I HATE the missing him moments!

iVillage Member
Registered: 03-10-2005
I HATE the missing him moments!
Mon, 03-14-2005 - 9:43pm

I am doing really well...onto day 16! But there are still those awful moments when I start to feel bad for HIM and wonder how he is doing and if he is okay--I loved him and I always will despite the fact that he treated me so awful. But I was lying to myself that this was love...and that is why I hate these moments:) I either visit the message board or write myself a note saying all positive things, and both makes the moment pass me by. I will get my closure from within when the time comes, and know I will never have contact with him again--but in doing so I have to look at it moment by moment and not the big picture.

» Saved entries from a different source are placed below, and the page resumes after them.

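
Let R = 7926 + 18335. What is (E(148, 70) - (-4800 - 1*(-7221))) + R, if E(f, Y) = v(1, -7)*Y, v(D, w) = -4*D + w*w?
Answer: 26990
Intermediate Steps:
v(D, w) = w**2 - 4*D (v(D, w) = -4*D + w**2 = w**2 - 4*D)
E(f, Y) = 45*Y (E(f, Y) = ((-7)**2 - 4*1)*Y = (49 - 4)*Y = 45*Y)
R = 26261
(E(148, 70) - (-4800 - 1*(-7221))) + R = (45*70 - (-4800 - 1*(-7221))) + 26261 = (3150 - (-4800 + 7221)) + 26261 = (3150 - 1*2421) + 26261 = (3150 - 2421) + 26261 = 729 + 26261 = 26990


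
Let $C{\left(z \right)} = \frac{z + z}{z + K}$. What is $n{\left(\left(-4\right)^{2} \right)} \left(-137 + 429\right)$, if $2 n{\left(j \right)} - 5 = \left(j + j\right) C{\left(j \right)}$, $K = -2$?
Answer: $\frac{79862}{7} \approx 11409.0$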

If I can do this, anyone can--seriously. I put this guy on a pedestal and thought no one could EVER compare and that this was the greatest guy ever...hahaha. I know loving myself is far more important than seeking approval from an unhealthy man. I don't regret the last 5+ years, I look at it as a lesson I am now learning...and I think about the love that will come to me when I am ready--a healthy, genuine one because I am taking the time to love myself and resolve my issues...and gain back self-esteem and confidence that is righfully mine!

Stay strong, everyone--breaking up is a part of life and it happens for a reason--take it from me, denying something is wrong will only set you back--over and over.

Thank you all for making this a little bit easier!